The third option was Jack’s Rake, a 225 yard long climb diagonally across the crag face, with an ascent of 400 feet. The Rake brings you out near the top of Pavey Ark.
I left the rock I had been standing on fruitlessly scanning the fell side in the forlorn hope that the fox would turn and come back and made for the start of the Rake.
“Don’t like heights,“ my companion said, “se tha on top,” and made off for the nearest gully. I began to climb.
The first recorded ascent of Jack's Rake was by Richard Pendlebury in the 1850’s; this marked the beginning of rock climbing in Great Langdale, following behind the developing sport centred in Wasdale. It’s very probable that shepherds had used it for several hundred years prior to Pendlebury but no record remains. I suspect the men who quarried the Neolithic Axe heads used it as they scrambled around the cliff searching for suitable sites from which to quarry the axe heads. The vein of slate used by them begins on Pavey Ark and continues almost to Scafell Pike.
For me the difficult bit on the Rake comes about 30 yards in, with a climb up a steep rock groove. A couple of years before I'd been “cragfast” (stuck) there for a good hour one afternoon in the snow, trying to climb the Rake alone without a rope, after a day spent wandering around the Langdale Pikes covered in snow, which crunched under your boot, and hardly left a print to mark your progress. Icicles hung from the crags and the air was cold and sharp as you inhaled.

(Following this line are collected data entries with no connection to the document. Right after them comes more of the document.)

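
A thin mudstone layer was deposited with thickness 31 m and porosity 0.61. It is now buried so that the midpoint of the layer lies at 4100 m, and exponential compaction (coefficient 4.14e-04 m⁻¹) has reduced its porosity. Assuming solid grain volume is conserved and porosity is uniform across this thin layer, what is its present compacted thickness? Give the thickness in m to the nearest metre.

Working in km (1 km = 1000 m; c in km⁻¹ = c in m⁻¹ × 1000):
Porosity at 4.1 km: φ = 0.61·exp(−0.414×4.1) = 0.1117
Solid-volume conservation: h(1−φ) = h₀(1−φ₀) ⇒ h = h₀·(1−φ₀)/(1−φ)
h = 0.031 × (1 − 0.61)/(1 − 0.1117) = 0.031 × 0.4391 = 0.0136 km

14 m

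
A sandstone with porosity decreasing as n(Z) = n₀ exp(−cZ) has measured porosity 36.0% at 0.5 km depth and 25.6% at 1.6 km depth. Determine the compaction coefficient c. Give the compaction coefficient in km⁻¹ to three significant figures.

Athy: n(Z) = n₀ e^(−cZ) ⇒ n₁/n₂ = e^{c(Z₂−Z₁)} ⇒ c = ln(n₁/n₂)/(Z₂−Z₁)
c = ln(0.36/0.256) / (1.6 − 0.5) = ln(1.406) / 1.1 = 0.3409 / 1.1 = 0.3099 km⁻¹

0.310 km⁻¹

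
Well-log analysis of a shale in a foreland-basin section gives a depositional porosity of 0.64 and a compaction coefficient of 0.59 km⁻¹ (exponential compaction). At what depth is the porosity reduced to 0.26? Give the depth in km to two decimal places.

Invert Athy's law: Z = ln(φ₀/φ) / c
Z = ln(0.64/0.26) / 0.59 = ln(2.462) / 0.59 = 0.9008 / 0.59 = 1.527 km

1.53 km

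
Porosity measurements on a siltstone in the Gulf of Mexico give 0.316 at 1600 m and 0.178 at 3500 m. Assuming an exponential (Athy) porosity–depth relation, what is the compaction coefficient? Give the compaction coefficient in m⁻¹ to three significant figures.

0.000302 m⁻¹

Working in km (1 km = 1000 m; β in km⁻¹ = β in m⁻¹ × 1000):
Athy: n(d) = n₀ e^(−βd) ⇒ n₁/n₂ = e^{β(d₂−d₁)} ⇒ β = ln(n₁/n₂)/(d₂−d₁)
β = ln(0.316/0.178) / (3.5 − 1.6) = ln(1.775) / 1.9 = 0.5740 / 1.9 = 0.3021 km⁻¹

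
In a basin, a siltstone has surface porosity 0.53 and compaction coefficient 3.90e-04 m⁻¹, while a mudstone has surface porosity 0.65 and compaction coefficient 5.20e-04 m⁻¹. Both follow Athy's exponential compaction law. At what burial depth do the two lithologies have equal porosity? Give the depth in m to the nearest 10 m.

Working in km (1 km = 1000 m; β in km⁻¹ = β in m⁻¹ × 1000):
Set φ₀ₐ e^(−βₐd) = φ₀ᵦ e^(−βᵦd) ⇒ ln(φ₀ₐ/φ₀ᵦ) = (βₐ − βᵦ)·d
d = ln(0.53/0.65) / (0.39 − 0.52) = -0.2041 / -0.13 = 1.570 km

1570 m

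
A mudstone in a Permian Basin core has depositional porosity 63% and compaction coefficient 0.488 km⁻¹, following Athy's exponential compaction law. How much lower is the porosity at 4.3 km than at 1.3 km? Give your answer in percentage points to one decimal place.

25.7 percentage points

n(1.3) = 0.63·e^(−0.488×1.3) = 0.3341
n(4.3) = 0.63·e^(−0.488×4.3) = 0.0773
Δn = 0.3341 − 0.0773 = 0.2568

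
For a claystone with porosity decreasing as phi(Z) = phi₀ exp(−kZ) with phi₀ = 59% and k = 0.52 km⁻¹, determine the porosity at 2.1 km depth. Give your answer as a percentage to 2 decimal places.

19.80%

phi = phi₀·exp(−k·Z) = 0.59 × exp(−0.52 × 2.1) = 0.59 × exp(−1.092)
  = 0.59 × 0.3355 = 0.1980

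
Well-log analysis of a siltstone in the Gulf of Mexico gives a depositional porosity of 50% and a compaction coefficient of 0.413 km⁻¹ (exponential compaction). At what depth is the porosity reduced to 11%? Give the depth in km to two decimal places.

Invert Athy's law: Z = ln(phi₀/phi) / β
Z = ln(0.5/0.11) / 0.413 = ln(4.545) / 0.413 = 1.5141 / 0.413 = 3.666 km

3.67 km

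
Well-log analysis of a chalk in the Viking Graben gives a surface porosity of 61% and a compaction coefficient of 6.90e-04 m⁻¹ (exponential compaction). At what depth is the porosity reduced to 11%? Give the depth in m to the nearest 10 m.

2480 m

Working in km (1 km = 1000 m; β in km⁻¹ = β in m⁻¹ × 1000):
Invert Athy's law: z = ln(phi₀/phi) / β
z = ln(0.61/0.11) / 0.69 = ln(5.545) / 0.69 = 1.7130 / 0.69 = 2.483 km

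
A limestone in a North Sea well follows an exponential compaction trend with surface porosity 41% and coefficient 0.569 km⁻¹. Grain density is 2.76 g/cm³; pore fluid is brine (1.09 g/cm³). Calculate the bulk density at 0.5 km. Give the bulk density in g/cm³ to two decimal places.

2.24 g/cm³

Porosity at depth: n = 0.41·exp(−0.569×0.5) = 0.41×0.7524 = 0.3085
Bulk density: ρ_b = (1−n)ρ_g + n·ρ_f = 0.6915×2.76 + 0.3085×1.09
       = 1.909 + 0.336 = 2.245 g/cm³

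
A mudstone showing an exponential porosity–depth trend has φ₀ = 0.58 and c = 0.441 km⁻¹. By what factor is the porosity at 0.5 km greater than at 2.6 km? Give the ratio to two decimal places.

2.52

φ(Z₁)/φ(Z₂) = e^(−c·Z₁)/e^(−c·Z₂) = e^{c(Z₂−Z₁)}
= exp(0.441 × 2.1) = exp(0.9261) = 2.5246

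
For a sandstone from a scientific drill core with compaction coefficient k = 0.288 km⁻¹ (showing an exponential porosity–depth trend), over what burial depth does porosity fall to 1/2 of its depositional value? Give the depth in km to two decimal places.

2.41 km

phi/phi₀ = 1/2 ⇒ exp(−k·d) = 1/2 ⇒ d = ln(2) / k
d = 0.6931 / 0.288 = 2.407 km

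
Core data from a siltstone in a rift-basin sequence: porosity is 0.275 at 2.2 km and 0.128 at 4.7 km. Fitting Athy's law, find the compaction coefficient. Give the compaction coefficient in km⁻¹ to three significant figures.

0.306 km⁻¹

Athy: φ(z) = φ₀ e^(−βz) ⇒ φ₁/φ₂ = e^{β(z₂−z₁)} ⇒ β = ln(φ₁/φ₂)/(z₂−z₁)
β = ln(0.275/0.128) / (4.7 − 2.2) = ln(2.148) / 2.5 = 0.7647 / 2.5 = 0.3059 km⁻¹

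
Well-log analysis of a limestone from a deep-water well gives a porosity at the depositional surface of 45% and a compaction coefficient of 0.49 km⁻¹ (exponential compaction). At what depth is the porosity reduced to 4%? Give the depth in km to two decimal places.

Invert Athy's law: z = ln(φ₀/φ) / k
z = ln(0.45/0.04) / 0.49 = ln(11.25) / 0.49 = 2.4204 / 0.49 = 4.940 km

4.94 km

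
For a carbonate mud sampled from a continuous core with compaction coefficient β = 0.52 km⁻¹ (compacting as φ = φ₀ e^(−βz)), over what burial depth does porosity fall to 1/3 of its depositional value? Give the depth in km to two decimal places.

φ/φ₀ = 1/3 ⇒ exp(−β·z) = 1/3 ⇒ z = ln(3) / β
z = 1.0986 / 0.52 = 2.113 km

2.11 km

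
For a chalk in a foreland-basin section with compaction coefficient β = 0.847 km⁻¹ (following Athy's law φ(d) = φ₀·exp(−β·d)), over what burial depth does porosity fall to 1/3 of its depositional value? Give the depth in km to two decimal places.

1.30 km

φ/φ₀ = 1/3 ⇒ exp(−β·d) = 1/3 ⇒ d = ln(3) / β
d = 1.0986 / 0.847 = 1.297 km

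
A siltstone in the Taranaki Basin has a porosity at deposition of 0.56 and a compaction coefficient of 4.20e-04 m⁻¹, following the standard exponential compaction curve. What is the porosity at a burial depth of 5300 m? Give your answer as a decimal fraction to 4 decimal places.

Working in km (1 km = 1000 m; β in km⁻¹ = β in m⁻¹ × 1000):
phi = phi₀·exp(−β·d) = 0.56 × exp(−0.42 × 5.3) = 0.56 × exp(−2.226)
  = 0.56 × 0.1080 = 0.0605

0.0605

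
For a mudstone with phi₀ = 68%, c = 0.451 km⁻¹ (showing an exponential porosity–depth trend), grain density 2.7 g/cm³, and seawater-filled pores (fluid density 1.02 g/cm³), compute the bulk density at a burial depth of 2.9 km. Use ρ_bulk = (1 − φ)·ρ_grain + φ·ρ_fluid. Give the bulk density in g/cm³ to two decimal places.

2.39 g/cm³

Porosity at depth: phi = 0.68·exp(−0.451×2.9) = 0.68×0.2704 = 0.1839
Bulk density: ρ_b = (1−phi)ρ_g + phi·ρ_f = 0.8161×2.7 + 0.1839×1.02
       = 2.204 + 0.188 = 2.391 g/cm³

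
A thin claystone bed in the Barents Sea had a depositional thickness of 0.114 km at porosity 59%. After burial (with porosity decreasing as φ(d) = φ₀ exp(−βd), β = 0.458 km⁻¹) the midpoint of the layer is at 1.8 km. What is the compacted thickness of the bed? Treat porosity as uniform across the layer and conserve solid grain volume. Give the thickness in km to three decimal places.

Porosity at 1.8 km: φ = 0.59·exp(−0.458×1.8) = 0.2587
Solid-volume conservation: h(1−φ) = h₀(1−φ₀) ⇒ h = h₀·(1−φ₀)/(1−φ)
h = 0.114 × (1 − 0.59)/(1 − 0.2587) = 0.114 × 0.5531 = 0.0631 km

0.063 km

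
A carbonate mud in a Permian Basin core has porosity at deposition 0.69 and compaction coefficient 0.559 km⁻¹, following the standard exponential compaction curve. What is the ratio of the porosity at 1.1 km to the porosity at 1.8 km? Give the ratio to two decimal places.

1.48

φ(z₁)/φ(z₂) = e^(−c·z₁)/e^(−c·z₂) = e^{c(z₂−z₁)}
= exp(0.559 × 0.7) = exp(0.3913) = 1.4789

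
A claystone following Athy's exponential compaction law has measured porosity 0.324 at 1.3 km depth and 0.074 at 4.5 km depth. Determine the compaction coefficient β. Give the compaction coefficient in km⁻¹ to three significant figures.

0.461 km⁻¹

Athy: φ(d) = φ₀ e^(−βd) ⇒ φ₁/φ₂ = e^{β(d₂−d₁)} ⇒ β = ln(φ₁/φ₂)/(d₂−d₁)
β = ln(0.324/0.074) / (4.5 − 1.3) = ln(4.378) / 3.2 = 1.4767 / 3.2 = 0.4615 km⁻¹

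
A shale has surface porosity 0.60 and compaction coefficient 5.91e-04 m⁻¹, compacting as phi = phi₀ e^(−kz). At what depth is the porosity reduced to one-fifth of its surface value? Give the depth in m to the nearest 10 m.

2720 m

Working in km (1 km = 1000 m; k in km⁻¹ = k in m⁻¹ × 1000):
phi/phi₀ = 1/5 ⇒ exp(−k·z) = 1/5 ⇒ z = ln(5) / k
z = 1.6094 / 0.591 = 2.723 km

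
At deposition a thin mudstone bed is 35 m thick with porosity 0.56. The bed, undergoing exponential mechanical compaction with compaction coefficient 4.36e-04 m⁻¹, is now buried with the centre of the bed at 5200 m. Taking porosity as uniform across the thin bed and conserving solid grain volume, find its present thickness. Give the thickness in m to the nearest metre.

Working in km (1 km = 1000 m; β in km⁻¹ = β in m⁻¹ × 1000):
Porosity at 5.2 km: n = 0.56·exp(−0.436×5.2) = 0.0580
Solid-volume conservation: h(1−n) = h₀(1−n₀) ⇒ h = h₀·(1−n₀)/(1−n)
h = 0.035 × (1 − 0.56)/(1 − 0.0580) = 0.035 × 0.4671 = 0.0163 km

16 m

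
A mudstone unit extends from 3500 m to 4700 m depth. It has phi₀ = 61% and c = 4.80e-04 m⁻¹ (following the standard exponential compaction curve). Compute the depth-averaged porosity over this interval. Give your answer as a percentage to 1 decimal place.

8.6%

Working in km (1 km = 1000 m; c in km⁻¹ = c in m⁻¹ × 1000):
⟨phi⟩ = (1/(Z₂−Z₁)) ∫ phi₀ e^(−cZ) dZ = phi₀·(e^(−c·Z₁) − e^(−c·Z₂)) / (c·(Z₂−Z₁))
e^(−0.48×3.5) = 0.1864; e^(−0.48×4.7) = 0.1048
⟨phi⟩ = 0.61 × (0.1864 − 0.1048) / (0.48 × 1.2) = 0.61 × 0.1417 = 0.0864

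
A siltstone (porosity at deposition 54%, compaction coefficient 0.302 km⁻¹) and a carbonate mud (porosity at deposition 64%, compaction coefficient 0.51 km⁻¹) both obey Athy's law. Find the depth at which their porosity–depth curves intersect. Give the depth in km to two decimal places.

Set phi₀ₐ e^(−kₐd) = phi₀ᵦ e^(−kᵦd) ⇒ ln(phi₀ₐ/phi₀ᵦ) = (kₐ − kᵦ)·d
d = ln(0.54/0.64) / (0.302 − 0.51) = -0.1699 / -0.208 = 0.817 km

0.82 km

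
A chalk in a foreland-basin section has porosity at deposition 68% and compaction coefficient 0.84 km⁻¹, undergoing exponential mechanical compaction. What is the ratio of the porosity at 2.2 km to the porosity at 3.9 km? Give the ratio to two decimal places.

φ(Z₁)/φ(Z₂) = e^(−c·Z₁)/e^(−c·Z₂) = e^{c(Z₂−Z₁)}
= exp(0.84 × 1.7) = exp(1.428) = 4.1704

4.17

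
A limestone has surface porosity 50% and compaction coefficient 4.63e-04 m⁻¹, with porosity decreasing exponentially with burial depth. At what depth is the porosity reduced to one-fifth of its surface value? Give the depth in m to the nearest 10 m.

3480 m

Working in km (1 km = 1000 m; c in km⁻¹ = c in m⁻¹ × 1000):
φ/φ₀ = 1/5 ⇒ exp(−c·z) = 1/5 ⇒ z = ln(5) / c
z = 1.6094 / 0.463 = 3.476 km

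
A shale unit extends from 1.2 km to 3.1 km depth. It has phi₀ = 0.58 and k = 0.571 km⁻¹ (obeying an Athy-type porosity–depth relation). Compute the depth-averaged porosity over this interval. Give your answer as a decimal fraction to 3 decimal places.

0.178

⟨phi⟩ = (1/(d₂−d₁)) ∫ phi₀ e^(−kd) dd = phi₀·(e^(−k·d₁) − e^(−k·d₂)) / (k·(d₂−d₁))
e^(−0.571×1.2) = 0.5040; e^(−0.571×3.1) = 0.1703
⟨phi⟩ = 0.58 × (0.5040 − 0.1703) / (0.571 × 1.9) = 0.58 × 0.3076 = 0.1784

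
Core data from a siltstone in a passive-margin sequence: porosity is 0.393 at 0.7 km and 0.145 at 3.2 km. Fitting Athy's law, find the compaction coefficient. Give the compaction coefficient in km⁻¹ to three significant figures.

0.399 km⁻¹

Athy: phi(d) = phi₀ e^(−βd) ⇒ phi₁/phi₂ = e^{β(d₂−d₁)} ⇒ β = ln(phi₁/phi₂)/(d₂−d₁)
β = ln(0.393/0.145) / (3.2 − 0.7) = ln(2.71) / 2.5 = 0.9971 / 2.5 = 0.3988 km⁻¹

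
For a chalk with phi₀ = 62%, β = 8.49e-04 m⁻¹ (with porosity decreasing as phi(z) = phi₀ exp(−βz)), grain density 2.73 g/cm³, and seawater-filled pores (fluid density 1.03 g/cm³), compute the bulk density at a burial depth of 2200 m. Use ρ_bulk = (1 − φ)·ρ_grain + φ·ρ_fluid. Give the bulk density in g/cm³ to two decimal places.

Working in km (1 km = 1000 m; β in km⁻¹ = β in m⁻¹ × 1000):
Porosity at depth: phi = 0.62·exp(−0.849×2.2) = 0.62×0.1545 = 0.0958
Bulk density: ρ_b = (1−phi)ρ_g + phi·ρ_f = 0.9042×2.73 + 0.0958×1.03
       = 2.469 + 0.099 = 2.567 g/cm³

2.57 g/cm³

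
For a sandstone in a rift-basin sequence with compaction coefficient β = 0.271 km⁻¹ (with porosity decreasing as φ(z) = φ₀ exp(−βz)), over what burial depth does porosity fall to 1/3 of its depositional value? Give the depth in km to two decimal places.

4.05 km

φ/φ₀ = 1/3 ⇒ exp(−β·z) = 1/3 ⇒ z = ln(3) / β
z = 1.0986 / 0.271 = 4.054 km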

There was a blue sky overhead with weak muted sunlight, insufficient to melt the snow to any great degree.
With this day in mind I continued climbing. Basically the Rake is a collection of ascending grooves and after rain these collect water running off the crag above and funnel it towards the ground. The exposure is not as great as you might think as a comforting parapet of rock accompanies you on the left as you ascend the steeper parts; however the water running down was not making it any easier, as my rubber soled boots were slipping from time to time, and the walking stick in my hand an encumbrance I could well have done without.
I climbed on, passing the start of several of the routes Bill Birkett and I had climbed a couple of years earlier. Soon the Rake eased off and I reached the pinnacle which marked the top. Turning to the right, it took only a couple of minutes to reach the pile of stones which mark the highest point. There was no sign of my friends from below.
Looking across, I could see the hounds running towards Sergeant Man, flecks of white against the grass slopes now past their best, occasional snatches of music drifted in my direction. My friends from down below appeared, jackets undone and shirts open to the waist, sweat dripping from their faces. I was amazed at how quickly they had come up the gulley.
“Missed out?” one of them asked.
“Just running through that larl ghyll, to the right of the top.“ I pointed in the direction of Sergeant Mann. “Hod on a minute, before you sit down.” I licked my finger and held it up.
“What the bluddy hell are you doing?” someone asked.
"Checking the wind,” I replied, ”want to smell clear mountain air not thy sweaty bodies!”
They sat down.
“Bet you move before we do.”
“Why’s that? “I asked.
"Tell him, Jack.”
“Cause your sitting in a big pile of sheep shit!” Jack said, smiling.